Optics?’ Lauren stares at them in appalled astonishment. Their father makes a deep guttural noise that comes from his belly, not his throat.

‘We’ve been haunted by it ever since, Lauren, not knowing if it’d made a difference to …’ Flora stutters, her eyes filling with tears, trying not to sob and make it about her. Even though it is about her. Kat. Everyone in the room. Pete and Viv too. Gemma’s death knitted their lives together as it pushed them all apart. It was, and will probably always be, the defining moment of Flora’s. The pivot. The before and after.

Questions crowd into Lauren’s face, and Flora braces. ‘Gemma was so – so sensible,’ Lauren says in a low voice. ‘Why would she do something like that – and when I wasn’t there?’

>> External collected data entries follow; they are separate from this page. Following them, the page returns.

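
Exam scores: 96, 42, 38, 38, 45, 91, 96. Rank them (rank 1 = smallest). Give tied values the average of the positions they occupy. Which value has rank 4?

45

Sorted (ascending): 38, 38, 42, 45, 91, 96, 96
The 2 values of 38 occupy positions 1–2 → average rank (1+2)/2 = 1.5.
The 2 values of 96 occupy positions 6–7 → average rank (6+7)/2 = 6.5.
Rank 4 → value 45.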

Flora catches Kat’s fever-bright eye, and her determination to tell the rest of the story starts to crumple.

Their father covers his face with his wrinkly artist’s hands. No one moves or speaks. It’s like a painting, Flora thinks, a ghastly Finch family portrait. From the kitchen comes the sound of Bertha limbering up, chirping, clicking, then squawking. Flora stiffens. Bertha says it again, unmistakable now. And Flora will always hear it, a talking, screeching parrot that refuses to forget – and can perfectly mimic a human voice. Flora’s own.